The blocking prevents the joists from twisting.
Right, but if all it does is prevent twisting it can be removed and new blocking installed about 8 inches into the room. Then the area should be easily accessible to install sheet foam or some such.
Gilding the lily
Wow, no rim joist so the blocking is of critical importance. Why do you worry about (cold?) air infiltrating up? Unless there are some unusual pressure dynamics, there will be no appreciable movement of the heavier cold air flowing up through subfloor (looks like 1x planking) and then the finished floor on top of that. You could foam the brick that joists are up against but you would never get any return on the cost or effort. You could pull the blocking 1 at a time and caulk joints in the subfloor, but again that is a lot of work for negligable return. I know how tiny things like this can be an aggravation but in this case it would be best to move on to a project with a better return to investment (satisfaction plus efficiency over time plus dollars) ratio.
Basement Header
Sorry - should have explained better. The overall plan is to insulate the upper part of the stone walls as well as the header blocks (see diagram below). The house is located in southern Canada on the 43rd parallel, zone 6a near Lake Huron. The winters are damn cold.
According to an advisor with whom I spoke at Natural Resources Canada, insulating the warm side of the header block and leaving the cavity uninsulated, will allow warm air to infiltrate into the cavity from above, condense and freeze. Apparently trials on NRC's test house in Manitoba revealed this problem. So, his best advice was an either: (a) don't insulate at all and just seal the header blocks to prevent air infiltration into the conditioned space, or (b) remove the blocks one at a time, insulate/seal the upper part of the cavity and the cold side of the block, and replace the bock. Yes, a lot of work.
We had the house door-blower tested and the greatest air leakage was coming from the basement headers.
So, I take your advice that it is a lot of work for seemingly negligible return, but need to weigh the advantages of sealing/not insulating with sealing /insulating to make the basement conditioned space as energy-efficient as possble given the structure with which we are working.
Old houses have their charms, but stone rubble foundations aren't one of them.
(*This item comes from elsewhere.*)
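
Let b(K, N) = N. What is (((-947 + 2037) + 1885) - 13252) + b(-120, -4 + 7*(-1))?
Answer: -10288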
Thanks for the advice. Appreciate it.
Not entirely clear why they call it a "header block".
"Header Block"
Good point. It's really just blocking or end-blocking. Headers typically are what you find over rough window/door openings.
A Sawzall or Multimaster would be able to take care of those nails.
Thanks.
one possible solution...
I like the "...drill a 2-inch access hole through the header through which a foam spray wand applicator can be inserted..." suggestion. Except a smaller diameter hole may suffice.
This seems to follow the 'keep it simple, stupid' wisdom.
If nothing else, you can try this in one cavity.
Not sure, though, if any of the cavities have plumbing or electrical.
For fun, in one test fill you can insert a polyetheline trash bag and inject the foam into the bag, which will fill and expand into the cavity, similar to how packaging stores pack odd-shaped items for shipping and also foaming shaping into (inactive) fireplace dampers for sealing. (You may first need to rough expand the bag inside the cavity, which can be easily done with a shop vac in blower mode.) This way, if for any reason you do need to remove the blockings for working on anyting in the cavity area you won't have the foam mess to deal with.